» Je suis contente de voir que cette formation initiale s’est installée et que les résultats aux concours parlent d’eux-mêmes. » S’exprimant devant les professeurs stagiaires du 2d degré de l’académie de Créteil le 25 août, N. Vallaud Belkacem a défendu son bilan en matière de formation des enseignants. Elle a particulièrement soutenu le dispositif de formation de alternance expérimenté à Créteil et la progression de la formation continue.
Nouveaux profils pour nouveaux enseignants
La rentrée des enseignants stagiaires à Créteil réunit du monde. Devant les locaux, tous les acteurs de l’Ecole sont là. Les syndicats se font connaitre et proposent des adhésions découvertes. Les assureurs, les mutuelles s’arrachent les nouveaux enseignants.
Une des nouveautés de cette année c’est la présence du Collectif Racine, un mouvement issu du Front national. Trois enseignants du Collectif distribuent un tract tout près d’un car de police. Le collectif revendique une trentaine de militants dans un département voisin. Installés à l’écart, ils n’ont pas encore accès à l’espace des syndicats enseignants.
Pour cette rentrée, l’université accueille plusieurs centaines d’enseignants stagiaires. Ce qui frappe c’est la variété des parcours dans cette académie populaire qui bénéficie d’un concours particulier pour le premier degré.

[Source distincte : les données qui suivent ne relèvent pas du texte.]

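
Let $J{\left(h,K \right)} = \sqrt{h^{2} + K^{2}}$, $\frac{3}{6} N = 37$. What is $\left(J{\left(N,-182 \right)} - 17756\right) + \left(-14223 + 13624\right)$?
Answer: $-18355 + 10 \sqrt{386} \approx -18159.0$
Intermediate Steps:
$N = 74$ ($N = 2 \cdot 37 = 74$)
$J{\left(h,K \right)} = \sqrt{K^{2} + h^{2}}$
$\left(J{\left(N,-182 \right)} - 17756\right) + \left(-14223 + 13624\right) = \left(\sqrt{\left(-182\right)^{2} + 74^{2}} - 17756\right) + \left(-14223 + 13624\right) = \left(\sqrt{33124 + 5476} - 17756\right) - 599 = \left(\sqrt{38600} - 17756\right) - 599 = \left(10 \sqrt{386} - 17756\right) - 599 = \left(-17756 + 10 \sqrt{386}\right) - 599 = -18355 + 10 \sqrt{386}$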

Philippe, la quarantaine, est devenu professeur de Sciences de l’ingénieur après une carrière dans un bureau d’études et un passage comme contractuel. Il attend beaucoup de l’accompagnement par un tuteur et de la formation qu’on lui a promis. Sharib est devenu professeur de SES après une dizaine d’années dans une ONG. Il a fini par faire « le chouette métier » dont il rêvait. Il est fier de le faire en banlieue. Mais il s’inquiète : saura-t-il toucher ses élèves comme il a lui même été passionné par un professeur de SES ? Cédric, en fin de trentaine, a été professeur de tennis. C’est le dispositif EAP, de formation par alternance, qui lui a permis de devenir enseignant en lui versant un salaire pendant sa formation.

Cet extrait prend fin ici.